@rf ,
— Помнишь описание папуасской деревни? С одной стороны, там все просто элементарно – дуальная фратрия. С другой стороны, наличная семья, которая делится, грубо говоря, на родичей со стороны (тут очень важно, о ком идет речь, это одна из самых больших трудностей этнографов и антропологов, которые занимались родством) отца и родичей со стороны матери – для тебя и для меня, вне зависимости от того, мальчики мы или девочки. Как ты помнишь, основную роль странным образом играет не отец, а старший брат матери – отсюда и вся теория. Дальше строится вся система взаимоотношений. Но что тут важно? — Что эти взаимоотношения не были политическими, в том смысле, что они не были отношениями власти. Потому что «кто сильней» — это еще не отношения власти. Важно влияние.

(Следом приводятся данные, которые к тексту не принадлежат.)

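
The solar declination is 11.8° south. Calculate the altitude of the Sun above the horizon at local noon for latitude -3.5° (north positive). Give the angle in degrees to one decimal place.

81.7°

At local solar noon the hour angle is zero, so the elevation is 90° − |φ − δ| = 90° − |-3.5° − (-11.8°)| = 90° − 8.3° = 81.7°.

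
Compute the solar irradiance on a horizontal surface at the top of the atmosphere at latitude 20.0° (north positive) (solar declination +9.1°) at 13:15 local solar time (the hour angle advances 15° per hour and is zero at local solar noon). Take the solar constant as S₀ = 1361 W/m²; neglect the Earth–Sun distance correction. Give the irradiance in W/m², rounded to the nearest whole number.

1269 W/m²

Hour angle H = 15° × (13.25 − 12) = 18.75°.
cos θ_z = sin φ sin δ + cos φ cos δ cos H = (0.3420)(0.1582) + (0.9397)(0.9874)(0.9469) = 0.9327.
Top-of-atmosphere irradiance = S₀ cos θ_z = 1361 × 0.9327 = 1269.40 W/m².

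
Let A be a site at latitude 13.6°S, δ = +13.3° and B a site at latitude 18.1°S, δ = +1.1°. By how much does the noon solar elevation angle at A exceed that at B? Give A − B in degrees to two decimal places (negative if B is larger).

-7.70°

A: 90° − |-13.6 − (13.3)| = 63.10°.
B: 90° − |-18.1 − (1.1)| = 70.80°.
A − B = 63.10 − 70.80 = -7.70°.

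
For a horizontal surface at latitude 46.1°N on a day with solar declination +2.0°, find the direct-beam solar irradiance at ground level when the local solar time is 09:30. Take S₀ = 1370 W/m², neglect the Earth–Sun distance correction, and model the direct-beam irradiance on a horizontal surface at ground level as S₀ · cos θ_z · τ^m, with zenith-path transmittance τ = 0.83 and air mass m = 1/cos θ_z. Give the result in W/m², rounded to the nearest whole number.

Hour angle H = 15° × (9.5 − 12) = -37.50°.
cos θ_z = sin(46.1°) sin(2.0°) + cos(46.1°) cos(2.0°) cos(-37.50°) = 0.0251 + 0.5498 = 0.5749.
Air mass m = 1/cos θ_z = 1/0.5749 = 1.739; τ^m = 0.83^1.739 = 0.7232.
Surface direct beam = 1370 × 0.5749 × 0.7232 = 569.60 W/m².

570 W/m²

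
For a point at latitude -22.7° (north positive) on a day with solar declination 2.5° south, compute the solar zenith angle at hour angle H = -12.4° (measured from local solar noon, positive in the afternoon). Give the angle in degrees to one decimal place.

cos θ_z = sin(-22.7°) sin(-2.5°) + cos(-22.7°) cos(-2.5°) cos(-12.40°) = 0.0168 + 0.9002 = 0.9170.
θ_z = arccos(0.9170) = 23.51°.

23.5°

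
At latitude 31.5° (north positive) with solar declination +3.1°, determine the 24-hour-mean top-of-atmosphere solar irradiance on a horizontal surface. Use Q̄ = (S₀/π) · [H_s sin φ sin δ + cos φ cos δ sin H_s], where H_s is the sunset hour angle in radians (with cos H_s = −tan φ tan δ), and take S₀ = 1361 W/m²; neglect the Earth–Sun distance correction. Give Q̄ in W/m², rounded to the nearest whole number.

388 W/m²

The sunset hour angle satisfies cos H_s = −tan φ tan δ = -0.0332, giving H_s = 91.90°. In radians, H_s = 1.6040.
H_s sin φ sin δ = 1.6040 × 0.5225 × 0.0541 = 0.0453.
cos φ cos δ sin H_s = 0.8526 × 0.9985 × 0.9994 = 0.8508.
Q̄ = (1361/π) × (0.0453 + 0.8508) = 433.22 × 0.8961 = 388.21 W/m².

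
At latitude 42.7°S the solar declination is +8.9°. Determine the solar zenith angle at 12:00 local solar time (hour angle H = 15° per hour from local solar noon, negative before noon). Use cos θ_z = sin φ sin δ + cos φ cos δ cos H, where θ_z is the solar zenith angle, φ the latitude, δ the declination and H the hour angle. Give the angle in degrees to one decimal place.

Hour angle H = 15° × (12 − 12) = 0.00°.
With φ = -42.7°, δ = 8.9°, H = 0.00°: sin φ sin δ = -0.1049, cos φ cos δ cos H = 0.7261, so cos θ_z = 0.6212.
θ_z = arccos(0.6212) = 51.60°.

51.6°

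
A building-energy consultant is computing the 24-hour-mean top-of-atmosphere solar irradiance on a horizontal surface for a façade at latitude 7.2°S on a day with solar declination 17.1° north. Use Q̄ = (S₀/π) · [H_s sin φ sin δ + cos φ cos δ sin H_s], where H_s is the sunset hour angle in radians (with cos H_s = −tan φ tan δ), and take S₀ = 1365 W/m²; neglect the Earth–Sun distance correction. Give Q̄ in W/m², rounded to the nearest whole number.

387 W/m²

−tan φ tan δ = −(-0.1263)(0.3076) = 0.0388; H_s = arccos(0.0388) = 87.78°. In radians, H_s = 1.5321.
H_s sin φ sin δ = 1.5321 × -0.1253 × 0.2940 = -0.0564.
cos φ cos δ sin H_s = 0.9921 × 0.9558 × 0.9993 = 0.9476.
Q̄ = (1365/π) × (-0.0564 + 0.9476) = 434.49 × 0.8912 = 387.22 W/m².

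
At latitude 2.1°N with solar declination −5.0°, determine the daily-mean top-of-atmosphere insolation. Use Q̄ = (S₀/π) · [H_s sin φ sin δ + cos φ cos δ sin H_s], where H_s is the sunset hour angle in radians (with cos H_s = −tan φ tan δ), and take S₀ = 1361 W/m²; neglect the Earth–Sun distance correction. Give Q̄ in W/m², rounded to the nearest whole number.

cos H_s = −tan(2.1°) · tan(-5.0°) = 0.0032, so H_s = arccos(0.0032) = 89.82°. In radians, H_s = 1.5677.
H_s sin φ sin δ = 1.5677 × 0.0366 × -0.0872 = -0.0050.
cos φ cos δ sin H_s = 0.9993 × 0.9962 × 1.0000 = 0.9955.
Q̄ = (1361/π) × (-0.0050 + 0.9955) = 433.22 × 0.9905 = 429.10 W/m².

429 W/m²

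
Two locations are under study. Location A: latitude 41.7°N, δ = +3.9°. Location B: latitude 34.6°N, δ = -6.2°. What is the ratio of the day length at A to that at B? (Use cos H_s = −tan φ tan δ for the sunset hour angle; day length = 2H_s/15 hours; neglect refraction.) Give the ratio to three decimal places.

A: H_s = arccos(−tan 41.7° · tan 3.9°) = 93.48°, so 2H_s/15 = 12.4640 h.
B: H_s = arccos(−tan 34.6° · tan -6.2°) = 85.70°, so 2H_s/15 = 11.4267 h.
Ratio A/B = 12.4640 / 11.4267 = 1.0908.

1.091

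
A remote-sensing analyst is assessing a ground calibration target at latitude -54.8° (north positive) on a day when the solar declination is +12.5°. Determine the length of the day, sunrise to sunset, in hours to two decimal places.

cos H_s = −tan(-54.8°) · tan(12.5°) = 0.3143, so H_s = arccos(0.3143) = 71.68°.
Day length = 2 H_s / 15° h⁻¹ = 143.36° / 15 = 9.557 h.

9.56 hours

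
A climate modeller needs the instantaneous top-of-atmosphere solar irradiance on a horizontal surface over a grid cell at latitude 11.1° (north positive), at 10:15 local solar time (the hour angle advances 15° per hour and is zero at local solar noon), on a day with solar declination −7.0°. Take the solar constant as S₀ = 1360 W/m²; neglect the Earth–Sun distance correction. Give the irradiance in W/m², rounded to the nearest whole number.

1156 W/m²

Hour angle H = 15° × (10.25 − 12) = -26.25°.
cos θ_z = sin φ sin δ + cos φ cos δ cos H = (0.1925)(-0.1219) + (0.9813)(0.9925)(0.8969) = 0.8501.
Top-of-atmosphere irradiance = S₀ cos θ_z = 1360 × 0.8501 = 1156.14 W/m².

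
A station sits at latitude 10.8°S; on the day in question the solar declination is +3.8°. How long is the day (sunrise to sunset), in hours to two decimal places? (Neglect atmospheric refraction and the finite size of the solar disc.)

cos H_s = −tan(-10.8°) · tan(3.8°) = 0.0127, so H_s = arccos(0.0127) = 89.27°.
Day length = 2 H_s / 15° h⁻¹ = 178.54° / 15 = 11.903 h.

11.90 hours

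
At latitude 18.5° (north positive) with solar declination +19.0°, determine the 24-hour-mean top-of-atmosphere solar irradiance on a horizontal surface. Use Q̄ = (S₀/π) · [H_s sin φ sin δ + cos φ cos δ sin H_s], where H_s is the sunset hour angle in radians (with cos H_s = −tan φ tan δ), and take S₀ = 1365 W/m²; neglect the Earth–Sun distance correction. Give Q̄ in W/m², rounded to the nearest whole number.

The sunset hour angle satisfies cos H_s = −tan φ tan δ = -0.1152, giving H_s = 96.62°. In radians, H_s = 1.6863.
H_s sin φ sin δ = 1.6863 × 0.3173 × 0.3256 = 0.1742.
cos φ cos δ sin H_s = 0.9483 × 0.9455 × 0.9933 = 0.8906.
Q̄ = (1365/π) × (0.1742 + 0.8906) = 434.49 × 1.0648 = 462.64 W/m².

463 W/m²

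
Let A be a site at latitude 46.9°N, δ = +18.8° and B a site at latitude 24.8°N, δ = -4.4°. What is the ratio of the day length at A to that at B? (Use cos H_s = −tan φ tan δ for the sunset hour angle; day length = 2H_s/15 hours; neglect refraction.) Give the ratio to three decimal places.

1.266

A: H_s = arccos(−tan 46.9° · tan 18.8°) = 111.33°, so 2H_s/15 = 14.8440 h.
B: H_s = arccos(−tan 24.8° · tan -4.4°) = 87.96°, so 2H_s/15 = 11.7280 h.
Ratio A/B = 14.8440 / 11.7280 = 1.2657.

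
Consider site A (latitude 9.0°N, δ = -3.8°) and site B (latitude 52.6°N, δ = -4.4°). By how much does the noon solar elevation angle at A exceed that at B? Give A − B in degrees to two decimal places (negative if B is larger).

A: 90° − |9.0 − (-3.8)| = 77.20°.
B: 90° − |52.6 − (-4.4)| = 33.00°.
A − B = 77.20 − 33.00 = 44.20°.

+44.20°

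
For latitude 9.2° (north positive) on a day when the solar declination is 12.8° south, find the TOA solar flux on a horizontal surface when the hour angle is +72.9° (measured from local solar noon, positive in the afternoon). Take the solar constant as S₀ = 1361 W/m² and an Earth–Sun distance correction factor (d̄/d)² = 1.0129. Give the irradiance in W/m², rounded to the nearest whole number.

cos θ_z = sin(9.2°) sin(-12.8°) + cos(9.2°) cos(-12.8°) cos(72.90°) = -0.0354 + 0.2830 = 0.2476.
Top-of-atmosphere irradiance = S₀ (d̄/d)² cos θ_z = 1361 × 1.0129 × 0.2476 = 341.33 W/m².

341 W/m²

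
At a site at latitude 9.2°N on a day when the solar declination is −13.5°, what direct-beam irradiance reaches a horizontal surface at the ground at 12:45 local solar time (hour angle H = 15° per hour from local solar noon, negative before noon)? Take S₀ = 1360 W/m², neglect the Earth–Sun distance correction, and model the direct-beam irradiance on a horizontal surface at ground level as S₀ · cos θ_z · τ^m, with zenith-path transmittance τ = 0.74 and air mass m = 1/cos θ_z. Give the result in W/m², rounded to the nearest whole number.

881 W/m²

Hour angle H = 15° × (12.75 − 12) = 11.25°.
cos θ_z = sin φ sin δ + cos φ cos δ cos H = (0.1599)(-0.2334) + (0.9871)(0.9724)(0.9808) = 0.9041.
Air mass m = 1/cos θ_z = 1/0.9041 = 1.106; τ^m = 0.74^1.106 = 0.7168.
Surface direct beam = 1360 × 0.9041 × 0.7168 = 881.36 W/m².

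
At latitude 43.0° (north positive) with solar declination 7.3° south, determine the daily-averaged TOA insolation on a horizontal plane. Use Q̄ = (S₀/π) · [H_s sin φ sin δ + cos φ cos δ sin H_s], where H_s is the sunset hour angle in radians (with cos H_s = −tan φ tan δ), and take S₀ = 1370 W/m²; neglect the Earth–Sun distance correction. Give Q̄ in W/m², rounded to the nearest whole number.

259 W/m²

−tan φ tan δ = −(0.9325)(-0.1281) = 0.1195; H_s = arccos(0.1195) = 83.14°. In radians, H_s = 1.4511.
H_s sin φ sin δ = 1.4511 × 0.6820 × -0.1271 = -0.1258.
cos φ cos δ sin H_s = 0.7314 × 0.9919 × 0.9928 = 0.7203.
Q̄ = (1370/π) × (-0.1258 + 0.7203) = 436.08 × 0.5945 = 259.25 W/m².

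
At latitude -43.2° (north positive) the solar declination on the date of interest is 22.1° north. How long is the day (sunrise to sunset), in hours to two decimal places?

The sunset hour angle satisfies cos H_s = −tan φ tan δ = 0.3813, giving H_s = 67.59°.
Day length = 2 H_s / 15° h⁻¹ = 135.18° / 15 = 9.012 h.

9.01 hours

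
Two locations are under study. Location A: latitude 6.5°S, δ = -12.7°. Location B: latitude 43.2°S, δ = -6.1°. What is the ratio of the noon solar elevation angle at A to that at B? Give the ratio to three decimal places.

1.584

A: 90° − |-6.5 − (-12.7)| = 83.80°.
B: 90° − |-43.2 − (-6.1)| = 52.90°.
Ratio A/B = 83.8000 / 52.9000 = 1.5841.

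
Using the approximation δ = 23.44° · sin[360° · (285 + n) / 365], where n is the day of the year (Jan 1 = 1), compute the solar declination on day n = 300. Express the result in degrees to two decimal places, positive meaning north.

360 × (285 + 300) / 365 = 576.986°; sin(576.986°) = -0.6016.
δ = 23.44 × -0.6016 = -14.102° ≈ -14.10°.

-14.10°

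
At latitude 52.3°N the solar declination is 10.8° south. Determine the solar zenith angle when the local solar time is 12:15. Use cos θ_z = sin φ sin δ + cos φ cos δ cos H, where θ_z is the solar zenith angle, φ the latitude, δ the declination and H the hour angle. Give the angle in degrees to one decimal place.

63.2°

Hour angle H = 15° × (12.25 − 12) = 3.75°.
With φ = 52.3°, δ = -10.8°, H = 3.75°: sin φ sin δ = -0.1483, cos φ cos δ cos H = 0.5994, so cos θ_z = 0.4511.
θ_z = arccos(0.4511) = 63.19°.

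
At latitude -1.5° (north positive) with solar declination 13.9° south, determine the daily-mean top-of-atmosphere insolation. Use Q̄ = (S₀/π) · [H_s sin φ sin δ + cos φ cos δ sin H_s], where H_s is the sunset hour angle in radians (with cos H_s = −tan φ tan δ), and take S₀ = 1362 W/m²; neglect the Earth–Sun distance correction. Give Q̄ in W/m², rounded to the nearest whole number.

cos H_s = −tan(-1.5°) · tan(-13.9°) = -0.0065, so H_s = arccos(-0.0065) = 90.37°. In radians, H_s = 1.5773.
H_s sin φ sin δ = 1.5773 × -0.0262 × -0.2402 = 0.0099.
cos φ cos δ sin H_s = 0.9997 × 0.9707 × 1.0000 = 0.9704.
Q̄ = (1362/π) × (0.0099 + 0.9704) = 433.54 × 0.9803 = 425.00 W/m².

425 W/m²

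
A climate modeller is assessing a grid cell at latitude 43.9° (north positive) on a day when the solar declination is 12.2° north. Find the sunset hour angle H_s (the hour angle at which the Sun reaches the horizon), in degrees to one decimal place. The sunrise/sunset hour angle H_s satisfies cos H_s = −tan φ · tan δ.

102.0°

cos H_s = −tan(43.9°) · tan(12.2°) = -0.2081, so H_s = arccos(-0.2081) = 102.01°.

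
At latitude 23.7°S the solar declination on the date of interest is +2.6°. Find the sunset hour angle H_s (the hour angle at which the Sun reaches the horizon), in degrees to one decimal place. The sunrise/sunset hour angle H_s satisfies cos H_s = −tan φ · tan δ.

−tan φ tan δ = −(-0.4390)(0.0454) = 0.0199; H_s = arccos(0.0199) = 88.86°.

88.9°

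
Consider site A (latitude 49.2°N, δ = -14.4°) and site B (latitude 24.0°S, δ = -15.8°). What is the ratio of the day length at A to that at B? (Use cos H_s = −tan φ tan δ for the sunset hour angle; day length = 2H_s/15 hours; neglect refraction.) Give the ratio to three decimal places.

0.748

A: H_s = arccos(−tan 49.2° · tan -14.4°) = 72.70°, so 2H_s/15 = 9.6933 h.
B: H_s = arccos(−tan -24.0° · tan -15.8°) = 97.24°, so 2H_s/15 = 12.9653 h.
Ratio A/B = 9.6933 / 12.9653 = 0.7476.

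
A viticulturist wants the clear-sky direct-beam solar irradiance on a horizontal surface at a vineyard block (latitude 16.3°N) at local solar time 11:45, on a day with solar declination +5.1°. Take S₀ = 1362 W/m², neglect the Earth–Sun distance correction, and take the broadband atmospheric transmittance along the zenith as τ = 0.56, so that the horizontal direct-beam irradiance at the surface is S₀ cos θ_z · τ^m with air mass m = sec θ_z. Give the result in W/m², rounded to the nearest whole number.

Hour angle H = 15° × (11.75 − 12) = -3.75°.
cos θ_z = sin(16.3°) sin(5.1°) + cos(16.3°) cos(5.1°) cos(-3.75°) = 0.0249 + 0.9540 = 0.9789.
Air mass m = 1/cos θ_z = 1/0.9789 = 1.022; τ^m = 0.56^1.022 = 0.5529.
Surface direct beam = 1362 × 0.9789 × 0.5529 = 737.16 W/m².

737 W/m²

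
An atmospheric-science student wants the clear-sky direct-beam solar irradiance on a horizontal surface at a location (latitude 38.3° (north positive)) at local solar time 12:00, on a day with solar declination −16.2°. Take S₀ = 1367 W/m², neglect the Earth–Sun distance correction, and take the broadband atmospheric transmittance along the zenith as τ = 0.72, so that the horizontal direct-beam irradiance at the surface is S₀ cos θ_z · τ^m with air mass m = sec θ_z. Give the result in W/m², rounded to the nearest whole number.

451 W/m²

Hour angle H = 15° × (12 − 12) = 0.00°.
cos θ_z = sin φ sin δ + cos φ cos δ cos H = (0.6198)(-0.2790) + (0.7848)(0.9603)(1.0000) = 0.5807.
Air mass m = 1/cos θ_z = 1/0.5807 = 1.722; τ^m = 0.72^1.722 = 0.5680.
Surface direct beam = 1367 × 0.5807 × 0.5680 = 450.89 W/m².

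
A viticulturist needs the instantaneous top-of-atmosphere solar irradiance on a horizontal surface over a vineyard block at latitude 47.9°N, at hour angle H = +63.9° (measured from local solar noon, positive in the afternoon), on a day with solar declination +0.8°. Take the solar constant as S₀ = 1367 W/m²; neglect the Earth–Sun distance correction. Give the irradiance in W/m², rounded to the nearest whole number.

417 W/m²

With φ = 47.9°, δ = 0.8°, H = 63.90°: sin φ sin δ = 0.0104, cos φ cos δ cos H = 0.2949, so cos θ_z = 0.3053.
Top-of-atmosphere irradiance = S₀ cos θ_z = 1367 × 0.3053 = 417.35 W/m².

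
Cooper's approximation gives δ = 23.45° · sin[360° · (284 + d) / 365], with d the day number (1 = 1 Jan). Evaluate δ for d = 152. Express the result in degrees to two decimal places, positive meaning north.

360 × (284 + 152) / 365 = 430.027°; sin(430.027°) = 0.9399.
δ = 23.45 × 0.9399 = 22.041° ≈ +22.04°.

+22.04°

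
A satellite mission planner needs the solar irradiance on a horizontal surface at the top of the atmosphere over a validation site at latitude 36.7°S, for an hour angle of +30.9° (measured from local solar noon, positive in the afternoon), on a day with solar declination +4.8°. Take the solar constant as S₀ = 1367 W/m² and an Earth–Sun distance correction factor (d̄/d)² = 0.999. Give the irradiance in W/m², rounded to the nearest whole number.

868 W/m²

cos θ_z = sin(-36.7°) sin(4.8°) + cos(-36.7°) cos(4.8°) cos(30.90°) = -0.0500 + 0.6856 = 0.6356.
Top-of-atmosphere irradiance = S₀ (d̄/d)² cos θ_z = 1367 × 0.999 × 0.6356 = 868.00 W/m².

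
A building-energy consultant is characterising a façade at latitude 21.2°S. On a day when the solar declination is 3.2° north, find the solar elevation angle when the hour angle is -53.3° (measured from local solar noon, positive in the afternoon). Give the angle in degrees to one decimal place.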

Власть предполагает какую-то структурность в отношениях между людьми и знания. Например, если я могу убить свою жену (помнишь, там был такой случай), я могу ее убить не потому, что я властен над ее жизнью и смертью, не потому, что она мне подчинена. Если бы это было так, это было бы политическое отношение. В данном случае я могу ее убить, если считаю, что она мне плохая жена, но за это, убив ее, я должен буду заплатить виру ее семье. Почему? Потому что когда они отдавали ее за меня замуж, они отдавали ее с приданым, которое я должен вернуть, и с подарками, которые я должен вернуть. Это не отношения власти. Здесь нет власти старшего дяди надо мной, не говоря уже об отце. Здесь прослеживается принципиальное различие (это очень важно, 99% людей об этом просто не знают) между отношениями политическими и отношениями ритуальными. Например, во время совершения древнеиндийского ритуала главный брахман руководит ритуалом, но это руководство не есть власть. То, что он говорит кому-то: «Ты делаешь неправильно, пойди переделай» или «Сейчас уйди, сегодня не будешь совершать обряд», это не власть, это разделение труда в ритуале. Отношения власти это не разделение труда. Когда я говорю рабу: «Пойди убей соседа» или «Пойди скажи тому-то и тому-то, чтобы убил соседа» — это отношения власти, которые предполагают, что раб знает, что я могу это ему сказать. Более того: тот, кого он идет убивать, тоже знает, что такое отношение существует. Здесь необходимо знание. Особое знание, которое я и называю политической рефлексией. Он знает, что так устроено. Он знает, что вождь этой деревни может поручить своему деверю или зятю или шурину убить старшину другой деревни. Потом мы можем договариваться или враждовать, но это существует. Это особый тип отношений, который условно называется отношениями власти и который ни в коем случае не является отношением того, кто повелевает, и того, кем повелевают. Оно обязательно должно иметь в виду третье как объект, и все трое должны об этом знать: и ты, как вождь племени, и тот, кому ты поручаешь убить или отнять жену у соседа. Это установлено, это и есть власть. А скажем, то, что шаман может настроить деревню против той-то и той-то семьи, это не отношения к власти – это у него влияние есть.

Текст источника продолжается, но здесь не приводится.